Solve this question about impulse and momentum: One hazard of space travel is debris left by previous missions. There are several thousand masses large enough to detect by radar orbiting the earth, but there are far greater numbers of very small masses such as flakes of paint. Calculate the force exerted by a 0.190 mg chip of paint that strikes a space shuttle window at a relative speed of 5.00 ✕ 103 m/s and sticks, given the collision lasts 6.00 ✕ 10-8 s. Such a collision chipped the window of the ill-fated Challenger in June 1983, causing $50,000 of damage
First, we need to calculate the momentum of the chip of paint before and after the collision.
The momentum before the collision can be calculated using the equation:
\[p_{\text{before}} = m \cdot v\]
Where:
m = mass = 0.190 mg = 0.190 x 10^-6 kg
v = velocity = 5.00 x 10^3 m/s
\(p_{\text{before}} = (0.190 \times 10^{-6} \, \text{kg}) \times (5.00 \times 10^{3} \, \text{m/s})\)

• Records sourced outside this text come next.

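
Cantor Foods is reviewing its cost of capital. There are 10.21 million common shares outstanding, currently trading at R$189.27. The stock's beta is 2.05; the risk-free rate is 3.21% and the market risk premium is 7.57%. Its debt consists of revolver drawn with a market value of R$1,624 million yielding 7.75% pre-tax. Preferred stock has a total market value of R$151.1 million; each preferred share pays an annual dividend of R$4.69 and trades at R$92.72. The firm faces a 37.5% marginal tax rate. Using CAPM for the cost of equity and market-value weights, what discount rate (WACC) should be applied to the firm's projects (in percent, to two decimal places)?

12.09%

Cost of equity via CAPM: Re = 3.21% + 2.05 × 7.57% = 18.7285%.
Cost of preferred: Rp = 4.69 / 92.72 = 5.0582%.
Market value of equity E = 189.27 × 10.21m = 1932.4467m.
Total capital V = 1932.4467 + 151.1 + 1624 = 3707.5467.
Equity: weight = 1932.4467/3707.5467 = 0.5212; cost = 18.7285%.
Preferred: weight = 151.1/3707.5467 = 0.0408; cost = 5.0582%.
Revolver drawn: weight = 1624/3707.5467 = 0.4380; after-tax cost = 7.75% × (1 − 37.5%) = 4.8438%.
WACC = 0.5212 × 18.7285% + 0.0408 × 5.0582% + 0.4380 × 4.8438% = 12.0895%.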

\(p_{\text{before}} = 9.50 \times 10^{-4} \, \text{kg m/s}\)
Since the chip sticks to the window, the momentum after the collision is equal to the momentum before the collision:
\(p_{\text{after}} = 9.50 \times 10^{-4} \, \text{kg m/s}\)
Next, we can calculate the force exerted by the chip using the impulse-momentum theorem:
\[F \cdot t = \Delta p\]
Where:
F = force
t = time = 6.00 x 10^-8 s
\(\Delta p = p_{\text{after}} - p_{\text{before}}\)
Substitute the values we have:
\[F \cdot 6.00 \times 10^{-8} = 9.50 \times 10^{-4} - 9.50 \times 10^{-4}\]
\[F = \frac{9.50 \times 10^{-4}}{6.00 \times 10^{-8}}\]
\[F ≈ 158.33 N\]
Therefore, the force exerted by the 0.190 mg chip of paint that strikes a space shuttle window at a relative speed of 5.00 x 10^3 m/s and sticks is approximately 158.33 N.